According to an anonymous participant, in a session called The Historical and Structural Root of Mass Incarceration at the UCM Conference — an online conference organized by UCM students as parts of their academic works that was held on 20 January 2021, the n-word was used “casually” by the participants in the session. Nevertheless, the facilitators did not call out this behavior.

Regarding the matter, the workshop’s facilitators acknowledged the usage of the n-word was wrongful and they regretted not calling it out. But they denied that the n-word was used “casually”, as the above anonymous participant claimed. They further said that the n-word was used because it was a direct quote from the Bailey v. Alabama (1911) court decision.

The course coordinator of the UCM Conference, Dr Wilfred van Dellen, said that “decisions on the final cases and use of quotations were made rather late in the process of preparing the conference workshop … This also means the tutors involved were most likely not aware of it and therefore have not approached [them].” However, Dr Dellen has met with facilitators, along with their tutors, to discuss “the sensitivity of the matter” and advised them “to approach all participants and inform them about what happened and how it should have been different, and offer them the opportunity to further discuss in person if they want to.​” Dr Dellen informed that the facilitators “have done accordingly so.”

The UCM faculty has dealt with the incident. However, beyond the question of accountability, the issue raises another question: can a White person say the n-word if the word was in a direct quote or the usage of the word was for purely academic purposes? On the one hand, the historical context of the n-word can bring about distress for Black people. On the other hand, the academic standards usually dictate writers to be truthful to the original text in quotes.

White academics must understand that when they use the n-word, they contribute to the systemic racism against Black people, whether intentionally or accidentally. The social status of the two groups are not de facto equal. White bodies still have more social powers, or privileges, than Black bodies. When White bodies use the n-word in its full form, they contribute to the rigidification of that inequality of social powers between the two social groups.

One might argue that academic standards demand truthfulness to original text regardless of historical contexts and hence justify their use of the n-word despite being White. However, White academics’ use of the n-word is more a matter of racially-aware academic communication than a matter of academic quotation standards. Direct quotes are usually modified by academics, using square brackets (“[...]”) as an indication. By using the euphemism “the n-word” and not the n-word itself, academics can still stay truthful to the original text as readers can understand.

For example, this is a quote from How To Be An Antiracist by Dr Ibram X. Kendi: “He separated himself from ‘them [n-word]s’, racialized them, looked down on them.” As shown, the message of Dr Kendi remained intact and comprendable. This example once again proves that academic standards and racially-aware academic communication can be aligned.

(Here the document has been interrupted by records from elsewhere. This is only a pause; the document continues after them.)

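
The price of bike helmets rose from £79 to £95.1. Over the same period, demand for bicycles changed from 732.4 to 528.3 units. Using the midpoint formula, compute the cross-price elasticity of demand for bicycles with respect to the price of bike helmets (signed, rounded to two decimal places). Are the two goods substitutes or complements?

%ΔQ_{bicycles} = (528.3 − 732.4)/avg = -204.1/630.35 = -0.323788…
%ΔP_{bike helmets} = (95.1 − 79)/avg = 16.1/87.05 = 0.184951…
E_cross = (-204.1/630.35) / (16.1/87.05) = -1.7506…
E_cross < 0 ⇒ the goods are complements.

-1.75; complements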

Young White academics might be inexperienced in providing racially-aware academic communication. As experienced academics, university faculties have the responsibility to assist their students in language concerning racial relations in particular and marginalized groups in general. Specifically at UCM, the faculty can update its UCM Style Guide to include a section on quoting slurs concerning different marginalized groups. Your correspondent is unaware if similar proposals were made in the past; but the fact is that the current UCM Style Guide does not have any guidelines regarding such practice. Furthermore, according to Dr Dellen, the matter is neither “discussed in for example [Basiskwalificatie Onderwijs (BKO)] trainings (which new academic staff members participate in to obtain a teaching certificate for the [University Maastricht])” nor in “trainings for first year students.”

If academics decided to update their academic language conventions, it would not be the first time. According to the Center for the Study of Social Justice, it used to be the academic convention to not capitalise “black” and “white” when referring to social groups. Now, “Black” was capitalised to reclaim strength by adhering to the grammatical conventions of Black-dominated publishing institutions (i.e., ESSENCE and Ebony) magazines over those of White-dominated publishing institutions (i.e., The New York Times). In addition, “White” was capitalised because not doing so means suggesting “Whiteness as both neutral and the standard” and being of-colour is abnormal.

It is important to remember: words have power. Language has strength. They do not only convey messages but also construct reality. An inclusive and racially-aware language framework can help convey and construct inclusiveness and racial-awareness in not only UCM, or Maastricht University as a whole, but also academic institutions in general.